Clothes, the Enemy of Equality in High School

Andrew Guerin, Staffer


 

Some students at Smoky Hill High School go to great lengths to be popular. This often includes waking up earlier to put on trendy clothes, and then making up that sleep in class. Some kids spend hours staring at the closet trying to find just the right outfit.

 

However, some society’s most popular people don’t ever worry about their outfits. Mark Zuckerberg is the co-founder of the social media site Facebook, yet his popularity never came from his clothes. Zuckerberg’s fame came from his hard work making Facebook, not doing things that waste time like picking out clothes. He worked on his dream. Instead of gaining decision fatigue with minimal decisions such as clothes he wore the same thing every day, and even now he buys what’s comfortable to him instead of clothes that are expensive.

 

Mark Zuckerberg is a role model to many due to his accomplishments, and his choice of clothes and routine was very beneficial for him. This is why I want Smoky Hill High School to have school uniforms.

 

Unlike Mark Zuckerberg by not having uniforms the students disrupt their sleep schedule, seperate themselves from others by wealth, poor decision making, and the only supporting fact about having the choice of what to wear is that, “kids need to express themselves”.

 

Having the freedom to choose how to dress is hurting how we see each other, yet the only evidence to keep the freedom to choose how to dress it that it allows students to express themselves.

 

Nekell Lowe a freshman at Smoky Hill high school said, “Because having uniforms is uncalled for, people should be able to dress how they want to express themselves. Because being in highschool you get surrounded by a whole bunch of people a lot of people get influenced by a whole bunch of other people so you should express yourself and not go off of trends and other stuff like that.”

 

Although students being able to express themselves in their clothes by showing what they are into, their clothes indirectly show how popular they are.

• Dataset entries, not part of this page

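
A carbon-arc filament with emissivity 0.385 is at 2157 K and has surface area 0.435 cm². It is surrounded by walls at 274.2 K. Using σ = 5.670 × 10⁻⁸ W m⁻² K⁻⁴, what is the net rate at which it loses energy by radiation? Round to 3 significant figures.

Net loss ≈ 20.6 W

Area A = 0.435 cm² = 4.35×10⁻⁵ m².
Net radiated power P_net = εσA(T⁴ − T₀⁴) = 0.385×5.670×10⁻⁸×4.35×10⁻⁵×(2157⁴ − 274.2⁴).
T⁴ − T₀⁴ = 2.16471×10¹³ − 5.65288×10⁹ = 2.16414×10¹³ K⁴, so P_net = 20.6 W.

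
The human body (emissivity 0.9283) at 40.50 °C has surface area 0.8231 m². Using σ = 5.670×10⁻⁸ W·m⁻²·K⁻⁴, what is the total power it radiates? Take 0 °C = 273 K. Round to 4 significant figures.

T = 40.50 °C + 273 = 313.50 K.
Area A = 0.8231 m².
P = εσAT⁴ = 0.9283 × 5.670×10⁻⁸ × 0.8231 × (313.50)⁴ = 418.5 W.

P ≈ 418.5 W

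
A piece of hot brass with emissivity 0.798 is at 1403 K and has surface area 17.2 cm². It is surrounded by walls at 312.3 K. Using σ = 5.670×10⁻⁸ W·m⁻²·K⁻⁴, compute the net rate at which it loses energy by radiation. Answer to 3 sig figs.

Area A = 17.2 cm² = 1.72×10⁻³ m².
Net radiated power P_net = εσA(T⁴ − T₀⁴) = 0.798×5.670×10⁻⁸×1.72×10⁻³×(1403⁴ − 312.3⁴).
T⁴ − T₀⁴ = 3.87463×10¹² − 9.51235×10⁹ = 3.86512×10¹² K⁴, so P_net = 301 W.

Net loss ≈ 301 W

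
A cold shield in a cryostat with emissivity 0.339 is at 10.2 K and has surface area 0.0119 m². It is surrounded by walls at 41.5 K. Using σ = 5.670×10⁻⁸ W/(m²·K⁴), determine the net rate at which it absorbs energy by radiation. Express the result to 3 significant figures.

Net gain ≈ 6.76×10⁻⁴ W

Area A = 0.0119 m².
Net radiated power P_net = εσA(T⁴ − T₀⁴) = 0.339×5.670×10⁻⁸×0.0119×(10.2⁴ − 41.5⁴).
T⁴ − T₀⁴ = 10824.3 − 2.96615×10⁶ = -2.95533×10⁶ K⁴, so P_net = -6.76×10⁻⁴ W — negative, meaning a net gain of 6.76×10⁻⁴ W.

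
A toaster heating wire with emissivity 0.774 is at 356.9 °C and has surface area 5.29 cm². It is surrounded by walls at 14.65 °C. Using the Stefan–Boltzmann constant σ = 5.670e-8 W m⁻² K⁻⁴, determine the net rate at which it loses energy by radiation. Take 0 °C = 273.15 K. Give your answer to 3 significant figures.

T = 356.9 °C + 273.15 = 630.05 K.
Surroundings: T = 14.65 °C + 273.15 = 287.80 K.
Area A = 5.29 cm² = 5.29×10⁻⁴ m².
Net radiated power P_net = εσA(T⁴ − T₀⁴) = 0.774×5.670×10⁻⁸×5.29×10⁻⁴×(630.05⁴ − 287.80⁴).
T⁴ − T₀⁴ = 1.57580×10¹¹ − 6.86062×10⁹ = 1.50719×10¹¹ K⁴, so P_net = 3.50 W.

Net loss ≈ 3.50 W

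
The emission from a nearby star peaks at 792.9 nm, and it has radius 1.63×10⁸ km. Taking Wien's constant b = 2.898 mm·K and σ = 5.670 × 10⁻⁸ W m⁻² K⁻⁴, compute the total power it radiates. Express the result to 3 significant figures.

Wien's law: T = b/λ_max = 2.898×10⁻³/7.929×10⁻⁷ = 3654.94 K.
Surface area A = 4πR² = 4π(1.63×10¹¹ m)² = 3.33876×10²³ m².
Then P = σAT⁴ = 5.670×10⁻⁸×3.33876×10²³×(3654.94)⁴ = 3.38×10³⁰ W.

P ≈ 3.38×10³⁰ W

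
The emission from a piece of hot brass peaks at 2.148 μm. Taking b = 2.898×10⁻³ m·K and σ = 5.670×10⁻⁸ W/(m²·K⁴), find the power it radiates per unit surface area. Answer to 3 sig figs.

I ≈ 1.88×10⁵ W/m²

Wien's law: T = b/λ_max = 2.898×10⁻³/2.148×10⁻⁶ = 1349.16 K.
Then I = σT⁴ = 5.670×10⁻⁸×(1349.16)⁴ = 1.88×10⁵ W/m².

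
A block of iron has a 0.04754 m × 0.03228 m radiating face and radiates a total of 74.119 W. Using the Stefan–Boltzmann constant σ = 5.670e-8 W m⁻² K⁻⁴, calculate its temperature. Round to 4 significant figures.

T ≈ 960.7 K

Area A = 0.04754 × 0.03228 = 1.53459×10⁻³ m².
P = σAT⁴ ⇒ T = (P/(σA))^(1/4) = (74.119/(5.670×10⁻⁸×1.53459×10⁻³))^(1/4) = 960.7 K.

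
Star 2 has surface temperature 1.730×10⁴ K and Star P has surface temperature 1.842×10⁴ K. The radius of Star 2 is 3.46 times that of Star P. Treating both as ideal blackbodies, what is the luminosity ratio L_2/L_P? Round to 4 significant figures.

L_2/L_P ≈ 9.315

L ∝ R²T⁴, so L_2/L_P = (R_2/R_P)²(T_2/T_P)⁴ = (3.46)² × (1.730×10⁴/1.842×10⁴)⁴ = 11.9716 × 0.778083 = 9.315.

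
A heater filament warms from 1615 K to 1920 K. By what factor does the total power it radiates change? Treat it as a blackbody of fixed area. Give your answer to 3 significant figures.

P ∝ T⁴, so P₂/P₁ = (T₂/T₁)⁴ = (1920/1615)⁴ = (1.18885)⁴ = 2.00.

P₂/P₁ ≈ 2.00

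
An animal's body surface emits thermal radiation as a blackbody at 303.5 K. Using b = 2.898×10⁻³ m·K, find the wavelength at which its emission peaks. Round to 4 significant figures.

λ_max ≈ 9.549 μm

Wien's displacement law: λ_max = b/T = (2.898×10⁻³ m·K)/(303.5 K) = 9.5486×10⁻⁶ m.
That is 9.549 μm, in the infrared range.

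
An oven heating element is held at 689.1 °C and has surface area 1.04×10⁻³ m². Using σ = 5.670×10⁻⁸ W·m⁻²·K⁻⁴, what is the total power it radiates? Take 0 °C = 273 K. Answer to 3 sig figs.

T = 689.1 °C + 273 = 962.1 K.
Area A = 1.04×10⁻³ m².
P = σAT⁴ = 5.670×10⁻⁸ × 1.04×10⁻³ × (962.1)⁴ = 50.5 W.

P ≈ 50.5 W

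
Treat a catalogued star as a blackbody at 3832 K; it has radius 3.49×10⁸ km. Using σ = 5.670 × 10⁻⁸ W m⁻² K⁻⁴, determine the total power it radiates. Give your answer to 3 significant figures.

P ≈ 1.87×10³¹ W

Surface area A = 4πR² = 4π(3.49×10¹¹ m)² = 1.53060×10²⁴ m².
P = σAT⁴ = 5.670×10⁻⁸ × 1.53060×10²⁴ × (3832)⁴ = 1.87×10³¹ W.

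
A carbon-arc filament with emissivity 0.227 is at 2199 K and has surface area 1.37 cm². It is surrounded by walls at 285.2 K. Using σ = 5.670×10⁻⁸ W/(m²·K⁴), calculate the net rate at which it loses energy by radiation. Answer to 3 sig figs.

Net loss ≈ 41.2 W

Area A = 1.37 cm² = 1.37×10⁻⁴ m².
Net radiated power P_net = εσA(T⁴ − T₀⁴) = 0.227×5.670×10⁻⁸×1.37×10⁻⁴×(2199⁴ − 285.2⁴).
T⁴ − T₀⁴ = 2.33830×10¹³ − 6.61604×10⁹ = 2.33764×10¹³ K⁴, so P_net = 41.2 W.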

Adam Migah a freshman at Smoky Hill stated, “I mean if they don’t have the expensive brands or anything they’re not like considered popular. Its kinda like a statement of oh I have money.”

Both Lowe and Migah both said that they spent twenty minutes to an hour to pick their clothes. Moreover they both wake up earlier to pick out their clothes, but picking clothes doesn’t only affect how much time you have.

 

Roy F. Baumeister is a psychiatrist who specializes in decision fatigue told the news site, called the New York Times. “Your ability to make the right investment or hiring decision may be reduced simply because you expended some of your willpower earlier when you held your tongue in response to someone’s offensive remark or when you exerted yourself to get to the meeting on time.”

 

Making a decision as little as choosing a color has the same decision fatigue as whether or not to have kids. By having a uniform the decision fatigue will be reduced drastically, and instead of students fatiguing themselves in the choice of what clothes you wear, it can be used on a answer to test which can raise your grade.

 

If Smoky Hill had a uniform policy student’s and their ability to express themselves via there clothes will be taken away, yet the kids who can’t afford the trendy clothes have the chance to become popular due to their personality, and students can do better in school by making the best decisions.